If stretching is unsafe and unnecessary, what should be done to warm up before a Total Results workout or before an athletic activity? In Super Slow-The Ultimate Exercise Protocol, Ken Hutchins discusses the three aspects of the warm-up, from a safety perspective. First, we want to fatigue the muscle safely enough to perform a maximum effort. Second, we strive for the lubrication of muscle bellies and tendinous sheaths so they can slide against neighboring structures. Lastly, we want to lubricate the joints with the release of synovial fluid from the synovial membranes and articular cartilage. A good example of this last point is how we often have clients perform the Leg Curl exercise just before they do the Leg Press. By performing a knee flexion exercise prior to a knee extension exercise, we ensure that the knee joint is properly lubricated and warmed up.
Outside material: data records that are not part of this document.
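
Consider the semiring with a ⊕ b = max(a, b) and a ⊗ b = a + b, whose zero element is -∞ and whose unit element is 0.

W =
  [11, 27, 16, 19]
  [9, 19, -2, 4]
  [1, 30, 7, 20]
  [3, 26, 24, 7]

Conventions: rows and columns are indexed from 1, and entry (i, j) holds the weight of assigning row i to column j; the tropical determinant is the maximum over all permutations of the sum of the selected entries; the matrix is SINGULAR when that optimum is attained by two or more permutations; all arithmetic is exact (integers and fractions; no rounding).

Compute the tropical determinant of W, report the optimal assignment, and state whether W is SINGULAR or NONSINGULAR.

σ = (1, 2, 3, 4): 11 + 19 + 7 + 7 = 44
σ = (1, 2, 4, 3): 11 + 19 + 20 + 24 = 74
σ = (1, 3, 2, 4): 11 + (-2) + 30 + 7 = 46
σ = (1, 3, 4, 2): 11 + (-2) + 20 + 26 = 55
σ = (1, 4, 2, 3): 11 + 4 + 30 + 24 = 69
σ = (1, 4, 3, 2): 11 + 4 + 7 + 26 = 48
σ = (2, 1, 3, 4): 27 + 9 + 7 + 7 = 50
σ = (2, 1, 4, 3): 27 + 9 + 20 + 24 = 80
σ = (2, 3, 1, 4): 27 + (-2) + 1 + 7 = 33
σ = (2, 3, 4, 1): 27 + (-2) + 20 + 3 = 48
σ = (2, 4, 1, 3): 27 + 4 + 1 + 24 = 56
σ = (2, 4, 3, 1): 27 + 4 + 7 + 3 = 41
σ = (3, 1, 2, 4): 16 + 9 + 30 + 7 = 62
σ = (3, 1, 4, 2): 16 + 9 + 20 + 26 = 71
σ = (3, 2, 1, 4): 16 + 19 + 1 + 7 = 43
σ = (3, 2, 4, 1): 16 + 19 + 20 + 3 = 58
σ = (3, 4, 1, 2): 16 + 4 + 1 + 26 = 47
σ = (3, 4, 2, 1): 16 + 4 + 30 + 3 = 53
σ = (4, 1, 2, 3): 19 + 9 + 30 + 24 = 82
σ = (4, 1, 3, 2): 19 + 9 + 7 + 26 = 61
σ = (4, 2, 1, 3): 19 + 19 + 1 + 24 = 63
σ = (4, 2, 3, 1): 19 + 19 + 7 + 3 = 48
σ = (4, 3, 1, 2): 19 + (-2) + 1 + 26 = 44
σ = (4, 3, 2, 1): 19 + (-2) + 30 + 3 = 50
Optimal value attained by: σ = (4, 1, 2, 3).
Answer: det⊕(W) = 82; verdict: NONSINGULAR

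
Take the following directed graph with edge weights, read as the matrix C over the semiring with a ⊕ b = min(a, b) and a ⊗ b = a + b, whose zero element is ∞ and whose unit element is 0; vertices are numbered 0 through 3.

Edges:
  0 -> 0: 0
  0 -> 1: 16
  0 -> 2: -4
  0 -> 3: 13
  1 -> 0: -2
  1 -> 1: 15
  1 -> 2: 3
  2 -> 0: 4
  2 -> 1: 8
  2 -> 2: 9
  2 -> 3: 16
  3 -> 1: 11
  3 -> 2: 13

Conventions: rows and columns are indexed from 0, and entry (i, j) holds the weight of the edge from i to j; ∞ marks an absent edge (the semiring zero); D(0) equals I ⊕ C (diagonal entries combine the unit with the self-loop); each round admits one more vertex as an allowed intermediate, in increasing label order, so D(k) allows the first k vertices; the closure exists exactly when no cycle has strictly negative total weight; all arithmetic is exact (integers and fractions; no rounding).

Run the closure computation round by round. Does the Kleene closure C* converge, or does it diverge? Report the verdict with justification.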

You do not need to perform a specific warm-up routine prior to a Total Results workout, since the first several repetitions of each exercise we do will serve as a much more thorough warm-up for your muscles and joints. You also do not need to stretch. While stretching can feel good, it is very easy to overdo it and put yourself in harm's way. In my opinion, stretching is a very overrated and romanticized component of fitness, and flexibility beyond normal daily activities is really unnecessary.

At Total Results, we are very conscious of having our clients work through a safe and pain-free range of motion on each exercise, which will safely enhance your flexibility. That being said, if you are preparing to participate in a sporting event or activity, you should perform some low level warm-up specific to the nature of the activity. If the sport is basketball, do a light jog and some moderate dribbling and shooting drills to get ready. If you're playing a round of golf, hit some easy shots off the driving range and do some putting. Regardless of which activity you pursue, it's important to stay hydrated, as dehydration can exponentially increase the risk of injury.

Hopefully this article explodes the myths about stretching. We want our clients to exercise safely and intelligently so they can get the most out of life. Our mission is your amazing. Let us show you the way!